Title: Collecting Haudenosaunee Art from the Modern Era
Description:
My essay considers the history of collecting the art of Haudenosaunee (Iroquois) artists in the twentieth century.
For decades Native visual and material culture was viewed under the guise of ‘crafts.
’ I look back to the work of Lewis Henry Morgan on Haudenosaunee material culture.
His writings helped establish a specific notion of Haudenosaunee material culture within the scholarly field of anthropology in the nineteenth century.
At that point two-dimensional arts did not play a substantial role in Haudenosaunee visual culture, even though both Tuscarora and Seneca artists had produced drawings and paintings then.
I investigate the turn toward collecting two-dimensional Haudenosaunee representational art, where before there was only craft.
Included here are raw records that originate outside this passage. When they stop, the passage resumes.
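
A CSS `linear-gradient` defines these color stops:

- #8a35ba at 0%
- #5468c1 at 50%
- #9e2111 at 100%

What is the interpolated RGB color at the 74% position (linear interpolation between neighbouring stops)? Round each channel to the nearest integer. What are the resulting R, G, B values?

74% lies between the 50% and 100% stops, so the local fraction is t = (74 − 50)/(100 − 50) = 24/50 ≈ 0.48.
#5468c1 → (84, 104, 193); #9e2111 → (158, 33, 17).
R = 84 + 0.48 × (158 − 84) = 119.52 → 120
G = 104 + 0.48 × (33 − 104) = 69.92 → 70
B = 193 + 0.48 × (17 − 193) = 108.52 → 109

(120, 70, 109)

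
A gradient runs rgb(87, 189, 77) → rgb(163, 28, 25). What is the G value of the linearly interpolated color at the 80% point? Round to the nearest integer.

G = 189 + 0.8 × (28 − 189) = 60.2 → 60

60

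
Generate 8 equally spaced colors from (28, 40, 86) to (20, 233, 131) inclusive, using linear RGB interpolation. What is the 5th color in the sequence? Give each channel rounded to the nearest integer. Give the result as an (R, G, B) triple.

(23, 150, 112)

With 8 swatches and endpoints inclusive, swatch 5 sits at t = (5 − 1)/(8 − 1) = 4/7 ≈ 0.5714.
R = 28 + 0.5714 × (20 − 28) = 23.429 → 23
G = 40 + 0.5714 × (233 − 40) = 150.28 → 150
B = 86 + 0.5714 × (131 − 86) = 111.713 → 112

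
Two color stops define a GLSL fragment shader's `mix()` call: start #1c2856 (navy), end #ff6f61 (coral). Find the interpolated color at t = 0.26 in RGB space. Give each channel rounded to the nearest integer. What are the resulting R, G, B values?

(87, 58, 89)

#1c2856 → (28, 40, 86); #ff6f61 → (255, 111, 97).
R = 28 + 0.26 × (255 − 28) = 28 + 0.26 × 227 = 87.02 → 87
G = 40 + 0.26 × (111 − 40) = 40 + 0.26 × 71 = 58.46 → 58
B = 86 + 0.26 × (97 − 86) = 86 + 0.26 × 11 = 88.86 → 89
So the blended color is (87, 58, 89), about #573a59.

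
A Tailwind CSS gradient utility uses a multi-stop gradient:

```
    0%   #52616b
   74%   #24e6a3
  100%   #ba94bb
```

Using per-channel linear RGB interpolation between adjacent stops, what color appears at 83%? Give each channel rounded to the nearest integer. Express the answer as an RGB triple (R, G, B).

83% lies between the 74% and 100% stops, so the local fraction is t = (83 − 74)/(100 − 74) = 9/26 ≈ 0.3462.
#24e6a3 → (36, 230, 163); #ba94bb → (186, 148, 187).
R = 36 + 0.3462 × (186 − 36) = 87.93 → 88
G = 230 + 0.3462 × (148 − 230) = 201.612 → 202
B = 163 + 0.3462 × (187 − 163) = 171.309 → 171

(88, 202, 171)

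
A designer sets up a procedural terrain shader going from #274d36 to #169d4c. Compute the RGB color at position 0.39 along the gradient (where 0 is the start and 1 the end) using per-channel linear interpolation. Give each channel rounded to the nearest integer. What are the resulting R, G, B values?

(32, 108, 63)

#274d36 → (39, 77, 54); #169d4c → (22, 157, 76).
R = 39 + 0.39 × (22 − 39) = 39 + 0.39 × -17 = 32.37 → 32
G = 77 + 0.39 × (157 − 77) = 77 + 0.39 × 80 = 108.2 → 108
B = 54 + 0.39 × (76 − 54) = 54 + 0.39 × 22 = 62.58 → 63
So the blended color is (32, 108, 63), about #206c3f.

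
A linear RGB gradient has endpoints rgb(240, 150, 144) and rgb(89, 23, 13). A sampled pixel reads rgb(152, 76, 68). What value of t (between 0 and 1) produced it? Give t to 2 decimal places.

0.58

Invert the lerp on the R channel (largest span, 151): t = (152 − 240) / (89 − 240) = -88/-151 = 0.58278.
Check on G: (76 − 150)/(23 − 150) = 0.5827 ✓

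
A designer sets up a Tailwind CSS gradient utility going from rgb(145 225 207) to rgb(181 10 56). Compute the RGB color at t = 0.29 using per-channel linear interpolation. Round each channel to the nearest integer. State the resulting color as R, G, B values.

R = 145 + 0.29 × (181 − 145) = 145 + 0.29 × 36 = 155.44 → 155
G = 225 + 0.29 × (10 − 225) = 225 + 0.29 × -215 = 162.65 → 163
B = 207 + 0.29 × (56 − 207) = 207 + 0.29 × -151 = 163.21 → 163

(155, 163, 163)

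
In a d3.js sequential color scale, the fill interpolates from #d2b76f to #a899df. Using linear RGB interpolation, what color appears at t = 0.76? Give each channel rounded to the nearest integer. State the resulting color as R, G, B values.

#d2b76f → (210, 183, 111); #a899df → (168, 153, 223).
R = 210 + 0.76 × (168 − 210) = 210 + 0.76 × -42 = 178.08 → 178
G = 183 + 0.76 × (153 − 183) = 183 + 0.76 × -30 = 160.2 → 160
B = 111 + 0.76 × (223 − 111) = 111 + 0.76 × 112 = 196.12 → 196

(178, 160, 196)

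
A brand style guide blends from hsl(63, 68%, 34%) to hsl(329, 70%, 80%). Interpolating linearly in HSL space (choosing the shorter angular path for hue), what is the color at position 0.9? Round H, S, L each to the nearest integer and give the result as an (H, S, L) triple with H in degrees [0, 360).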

I locate this turn at the beginning of Franklin Delano Roosevelt’s administration in the 1930s.
It was at this point that Seneca anthropologist Arthur C.
Parker recruited Native crafts people and painters working in two-dimensional art forms to participate in a Works Progress Administration-sponsored project known as the Seneca Arts Program.
Thereafter, museum collectors began purchasing and displaying paintings by the artists: Jesse Cornplanter, Sanford Plummer, and Ernest Smith.
I argue that their representation in museum collections opened the door for the contemporary Haudenosaunee to follow.